Leaders of Inter Religious Council of Uganda (IRCU) (Photo by: Campus Bee)

Leaders of Inter Religious Council of Uganda (IRCU) (Photo by: Campus Bee)

Civil Society organisations in Uganda working under two ambarella bodies: The Inter Religious Council of Uganda (IRCU) and The Elders’ Forum of Uganda (TEFU) have announced dates for the National Dialogue. The launch of the national process aimed at ensuring citizenry participation in determining the country’s political, social and economic destiny is set for November 21, 2018 in Kampala.

The launch of the National Dialogue comes at a time Uganda has experienced significant levels of political violence, abuse of power and corruption, human rights violations and a sense of political uncertainty. The National Dialogue is a billed event to contribute, at least set the stage, for ‘healing’ the country.

At the launch in November, representatives from across the political, social and economic divide will adopt a process framework paper which will set the agenda and modalities for the dialogue. It is also expected that thematic Working Groups will be set up and authorise the planned nationwide citizens’ consultation.

“We hope that all citizens here and in diaspora will embrace this nonpartisan and inclusive process so that together we can build on the progress of the last 56 years of independence and shape the future of our country,” Sheikh Shaban Ramadhan Mubaje, the chairperson of the IRCU said Wednesday September 26 at a press conference in Kampala.

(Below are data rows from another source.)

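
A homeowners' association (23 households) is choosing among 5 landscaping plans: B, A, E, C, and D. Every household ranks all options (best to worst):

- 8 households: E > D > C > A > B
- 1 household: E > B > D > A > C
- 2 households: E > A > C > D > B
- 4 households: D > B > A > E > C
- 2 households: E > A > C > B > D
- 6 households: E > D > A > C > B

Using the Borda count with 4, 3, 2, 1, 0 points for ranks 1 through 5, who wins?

E

B: 8·0 + 1·3 + 2·0 + 4·3 + 2·1 + 6·0 = 17
A: 8·1 + 1·1 + 2·3 + 4·2 + 2·3 + 6·2 = 41
E: 8·4 + 1·4 + 2·4 + 4·1 + 2·4 + 6·4 = 80
C: 8·2 + 1·0 + 2·2 + 4·0 + 2·2 + 6·1 = 30
D: 8·3 + 1·2 + 2·1 + 4·4 + 2·0 + 6·3 = 62
E has the highest Borda score (80).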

The agenda has seven key issues which CSO players believe will ensure and sustain the country’s progress. These are:

  • National consensus on values,

  • National consensus on diversity,

  • A functional and inclusive economy

  • National consensus on access to land and natural resources.

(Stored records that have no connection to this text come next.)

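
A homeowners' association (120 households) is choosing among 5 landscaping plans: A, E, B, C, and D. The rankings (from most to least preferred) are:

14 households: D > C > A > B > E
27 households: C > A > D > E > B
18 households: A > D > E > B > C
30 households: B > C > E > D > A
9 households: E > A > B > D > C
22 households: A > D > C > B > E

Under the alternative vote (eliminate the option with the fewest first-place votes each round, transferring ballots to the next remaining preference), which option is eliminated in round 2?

D

Round 1: A 40, E 9, B 30, C 27, D 14. Eliminate E.
Round 2: A 49, B 30, C 27, D 14. Eliminate D.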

  • National consensus on service delivery

  • Consensus on political commitment, constitutionalism

  • Implementation modalities.

Retired Justice James Ogoola, the chairman of TEFU, said these issues form the basis for discussion. This, he hinted, will guarantee the country’s independence and prosperity. “In last 50 years (of Uganda’s independence), we have seen a lot of good done, but also seen a lot of pain, heartache, problems, rebellions, coups, violence, blood and war. We as a nation must not go through the next 50 years of the same. We must avoid that and have a different new Uganda for the next 50 years … We need some messianic force of salvation (where) the people are empowered under our constitution to sit together and design the destiny of that Uganda,” he said.

Analysists say it is hard, at the moment, to predict the outcomes of the process given the fact that similar previous arrangements have collapsed almost at inception but it is a right step forward for the country.